Il gesto di un carabiniere di 44 anni che ha ridotto in fin di vita la moglie, Antonietta Gargiulo e ha ucciso le figlie, Martina e Alessia di 13 e 7 anni mentre erano ancora nei loro letti, abbandonate al sonno, si inscrive nell’ennesima cronaca di morti annunciate.

Luigi Capasso che sui social postava foto e amava definirsi “padre” non ha esitato a uccidere le figlie come un killer che si rivale sugli ostaggi. I quotidiani oggi raccontano di una donna che aveva deciso di separarsi, ma non i motivi della separazione e sono più occupati a costruire la narrazione idilliaca di quanto l’assassino proclamasse sui social l’amore per Martina e Alessia e acquistasse per loro i sacchetti di patatine fritte e confezioni di cioccolato al bar sotto casa. Omettono la narrazione che doverosamente dovrebbe fare luce sulle dinamiche della violenza maschile contro le donne e sottolineare il rischio che aumenta proprio nel momento in cui la donna dice basta e decide di separarsi. Le omissioni dei cronisti sono lo specchio della nostra società che rimuove la violenza e aderisce all’ideologia che scinde l’uomo violento dal padre. Ma un uomo violento non è mai buon padre.

Antonietta aveva fatto un esposto contro il marito, si era rivolta mal consigliata a un luogo di mediazione familiare dove era stata seguita insieme al marito. Si è perso tempo prezioso. La mediazione famigliare o di coppia è vietata dalla Convenzione di Istanbul (articolo 48) nei casi di violenza perché l’unica azione da compiere è la protezione delle vittime. Dopo la mediazione, che era per ovvi motivi fallita (lui non accettava la separazione, punto), si era rivolta ai servizi sociali e all’associazione Valore Donna ed era stata messa in contatto con una legale per la separazione mentre il clima di minaccia cresceva.

Luigi Capasso le faceva stalking appostandosi anche vicino al luogo di lavoro per aggredirla davanti ai colleghi e con spregiudicatezza si era rivolto strumentalmente alla legge: aveva fatto un esposto nei confronti della moglie perché non vedeva le figlie che lo temevano e non volevano incontrarlo.

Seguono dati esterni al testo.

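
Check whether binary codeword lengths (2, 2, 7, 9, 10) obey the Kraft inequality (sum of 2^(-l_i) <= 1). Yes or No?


Kraft sum = sum(2^(-l_i)) = 0.5107, need <= 1. Result: satisfied (a binary prefix-free code with these lengths exists)

Yes


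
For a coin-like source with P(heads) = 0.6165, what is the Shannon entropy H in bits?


H = -p*log2(p) - (1-p)*log2(1-p). -0.6165*log2(0.6165) = 0.430210; -0.3835*log2(0.3835) = 0.530266. H = 0.430210 + 0.530266 = 0.9605

0.9605 bits


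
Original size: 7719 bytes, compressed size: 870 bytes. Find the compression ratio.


Ratio = original / compressed = 7719 / 870 = 8.8724

8.8724


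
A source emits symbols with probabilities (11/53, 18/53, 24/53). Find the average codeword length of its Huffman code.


Huffman construction (repeatedly merge the two least-probable nodes; each merge adds 1 bit to every symbol beneath it): 11/53 + 18/53 = 29/53; 24/53 + 29/53 = 1. Resulting codeword lengths (in the order the probabilities were given): (2, 2, 1). L_avg = sum(p_i * l_i) = 11/53*2 + 18/53*2 + 24/53*1 = 82/53 = 1.5472

1.5472 bits


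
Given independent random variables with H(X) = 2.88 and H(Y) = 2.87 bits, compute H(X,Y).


For independent variables, H(X,Y) = H(X) + H(Y) = 2.88 + 2.87 = 5.75

5.75 bits


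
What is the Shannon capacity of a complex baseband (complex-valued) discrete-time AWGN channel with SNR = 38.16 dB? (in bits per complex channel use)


SNR_linear = 10^(38.16/10) = 6546.3617; C = log2(1 + SNR_linear) = log2(1 + 6546.3617) = 12.6767

12.6767 bits/channel use


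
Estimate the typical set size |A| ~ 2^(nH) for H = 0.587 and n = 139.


log2|A_typical| = nH = 139 * 0.587 = 81.593, so |A_typical| ~ 2^81.593 = 3.647e+24

3.647e+24


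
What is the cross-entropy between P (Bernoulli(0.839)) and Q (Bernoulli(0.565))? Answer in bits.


H(P,Q) = -p*log2(q) - (1-p)*log2(1-q). -0.839*log2(0.565) = 0.691065; -0.161*log2(0.435) = 0.193347. H(P,Q) = 0.691065 + 0.193347 = 0.8844

0.8844 bits


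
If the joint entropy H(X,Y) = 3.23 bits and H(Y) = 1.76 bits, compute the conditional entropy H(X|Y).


H(X|Y) = H(X,Y) - H(Y) = 3.23 - 1.76 = 1.47

1.47 bits


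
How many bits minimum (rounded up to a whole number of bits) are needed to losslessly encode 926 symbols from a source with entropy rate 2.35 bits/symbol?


Minimum bits >= n * H = 926 * 2.35 = 2176.1, rounded up to a whole number of bits = 2177

2177 bits


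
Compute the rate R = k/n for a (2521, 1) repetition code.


Rate = k/n = 1/2521

1/2521


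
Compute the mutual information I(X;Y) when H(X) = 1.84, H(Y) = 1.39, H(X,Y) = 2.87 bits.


I(X;Y) = H(X) + H(Y) - H(X,Y) = 1.84 + 1.39 - 2.87 = 0.36

0.36 bits


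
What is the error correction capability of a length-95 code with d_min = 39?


Correction capability = floor((d-1)/2) = floor((39-1)/2) = 19

19 errors


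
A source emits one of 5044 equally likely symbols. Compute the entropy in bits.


H = log2(n) = log2(5044) = 12.3004

12.3004 bits


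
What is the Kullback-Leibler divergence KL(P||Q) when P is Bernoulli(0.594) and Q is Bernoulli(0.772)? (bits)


KL = p*log2(p/q) + (1-p)*log2((1-p)/(1-q)) = 0.594*log2(0.594/0.772) + 0.406*log2(0.406/0.228) = 0.1134

0.1134 bits


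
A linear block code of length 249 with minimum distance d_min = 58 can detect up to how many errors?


Detection capability = d_min - 1 = 58 - 1 = 57

57 errors


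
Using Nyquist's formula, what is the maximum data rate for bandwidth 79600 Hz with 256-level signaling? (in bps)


Rate = 2 * B * log2(M) = 2 * 79600 * 8.0 = 1273600.0

1273600.0 bps


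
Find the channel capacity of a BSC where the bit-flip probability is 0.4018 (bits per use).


H(p) = -p*log2(p) - (1-p)*log2(1-p) = -0.4018*log2(0.4018) - 0.5982*log2(0.5982) = 0.528548 + 0.443446 = 0.972. C = 1 - H(p) = 1 - 0.972 = 0.028

0.028 bits


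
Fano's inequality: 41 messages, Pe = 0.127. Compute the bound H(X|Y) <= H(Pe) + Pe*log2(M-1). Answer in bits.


H(Pe) = -Pe*log2(Pe) - (1-Pe)*log2(1-Pe) = -0.127*log2(0.127) - 0.873*log2(0.873) = 0.378092 + 0.171061 = 0.5492. Pe*log2(M-1) = 0.127*log2(40) = 0.675885. Bound = H(Pe) + Pe*log2(M-1) = 0.378092 + 0.171061 + 0.675885 = 1.225

1.225 bits


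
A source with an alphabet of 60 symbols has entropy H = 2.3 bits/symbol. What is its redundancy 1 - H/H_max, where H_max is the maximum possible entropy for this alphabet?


H_max = log2(K) = log2(60) = 5.9069 bits/symbol. Redundancy = 1 - H/H_max = 1 - 2.3/5.9069 = 1 - 0.3894 = 0.6106

0.6106


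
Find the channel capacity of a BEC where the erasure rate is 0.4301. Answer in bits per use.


C = 1 - epsilon = 1 - 0.4301 = 0.5699

0.5699 bits


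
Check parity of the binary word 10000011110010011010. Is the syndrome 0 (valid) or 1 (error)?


Syndrome = XOR of all bits = 1 XOR 0 XOR 0 XOR 0 XOR 0 XOR 0 XOR 1 XOR 1 XOR 1 XOR 1 XOR 0 XOR 0 XOR 1 XOR 0 XOR 0 XOR 1 XOR 1 XOR 0 XOR 1 XOR 0 = 1

1


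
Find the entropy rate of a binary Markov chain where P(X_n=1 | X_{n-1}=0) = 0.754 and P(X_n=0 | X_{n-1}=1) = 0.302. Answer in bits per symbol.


Stationary distribution: pi_0 = p10/(p01+p10) = 0.286, pi_1 = 0.714. Entropy rate H' = pi_0*H(p01) + pi_1*H(p10) = 0.286*0.8049 + 0.714*0.8837 = 0.8612

0.8612 bits/symbol


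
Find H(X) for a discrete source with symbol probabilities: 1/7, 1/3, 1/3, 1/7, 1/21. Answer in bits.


H = -sum(p_i * log2(p_i)). Terms: -(1/7)*log2(1/7) = 0.401051; -(1/3)*log2(1/3) = 0.528321; -(1/3)*log2(1/3) = 0.528321; -(1/7)*log2(1/7) = 0.401051; -(1/21)*log2(1/21) = 0.209158. H = 0.401051 + 0.528321 + 0.528321 + 0.401051 + 0.209158 = 2.0679

2.0679 bits


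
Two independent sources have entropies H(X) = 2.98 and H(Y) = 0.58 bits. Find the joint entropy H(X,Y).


For independent variables, H(X,Y) = H(X) + H(Y) = 2.98 + 0.58 = 3.56

3.56 bits


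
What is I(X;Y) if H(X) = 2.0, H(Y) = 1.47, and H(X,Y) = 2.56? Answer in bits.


I(X;Y) = H(X) + H(Y) - H(X,Y) = 2.0 + 1.47 - 2.56 = 0.91

0.91 bits


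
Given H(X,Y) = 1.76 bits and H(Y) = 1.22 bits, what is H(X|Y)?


H(X|Y) = H(X,Y) - H(Y) = 1.76 - 1.22 = 0.54

0.54 bits


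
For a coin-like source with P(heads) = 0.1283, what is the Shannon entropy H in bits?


H = -p*log2(p) - (1-p)*log2(1-p). -0.1283*log2(0.1283) = 0.380077; -0.8717*log2(0.8717) = 0.172681. H = 0.380077 + 0.172681 = 0.5528

0.5528 bits


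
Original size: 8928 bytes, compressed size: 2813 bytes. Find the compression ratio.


Ratio = original / compressed = 8928 / 2813 = 3.1738

3.1738


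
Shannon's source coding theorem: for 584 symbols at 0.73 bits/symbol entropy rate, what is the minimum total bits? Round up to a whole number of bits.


Minimum bits >= n * H = 584 * 0.73 = 426.32, rounded up to a whole number of bits = 427

427 bits


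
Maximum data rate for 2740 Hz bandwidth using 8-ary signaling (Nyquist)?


Rate = 2 * B * log2(M) = 2 * 2740 * 3.0 = 16440.0

16440.0 bps


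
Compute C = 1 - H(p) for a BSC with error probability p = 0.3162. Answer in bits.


H(p) = -p*log2(p) - (1-p)*log2(1-p) = -0.3162*log2(0.3162) - 0.6838*log2(0.6838) = 0.525237 + 0.374964 = 0.9002. C = 1 - H(p) = 1 - 0.9002 = 0.0998

0.0998 bits


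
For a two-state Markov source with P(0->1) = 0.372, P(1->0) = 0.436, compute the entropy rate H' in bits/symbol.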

In un momento in cui le prassi nei Tribunali con le Ctu colpevolizzano le donne che subiscono violenza perché la loro paura o la paura dei loro figli diventa un elemento a discarico dell’autore dei maltrattamenti è importante scardinare il sistema che avvantaggia i violenti in nome del ruolo paterno (il problema è stato denunciato venerdì scorso a Lucca dall’associazione D.i.Re).

Nell’ennesimo caso di femminicidio e figlicidio che cosa si poteva fare, che cosa non è stato fatto?A Latina opera il Centro donna Lilith. Le attiviste ora sono sconvolte e hanno commentato che è “importante il lavoro di rete fra tutti i soggetti che possano intercettare le vittime di violenza che devono essere in grado di valutare l’indice di rischio e quindi mettere in protezione la donna. Tutto ciò deve essere fatto con celerità: è ormai assodato che il momento in cui una donna decide di separarsi è un momento critico, quello in cui più frequenti sono le reazioni violente e i femminicidi. Ribadiamo, forti della nostra esperienza che le donne non denunciano con facilità il proprio partner o ex, che spesso è il padre dei loro figli/e. Solo facendo un percorso di consapevolezza in un centro antiviolenza potranno acquisire gli strumenti che aiuteranno a prendere una decisione per proteggere se stesse e i propri figli”.

Restano ora sulla coscienza addormentata di un Paese ignavo la morte di una bambina, di una ragazza e una donna ridotta in fin di vita insieme ai “se” amari e dolorosi. Se Antonietta se fosse stata messa in protezione insieme alle figlie, se avesse denunciato, se fosse stata tolta l’arma al marito. Se.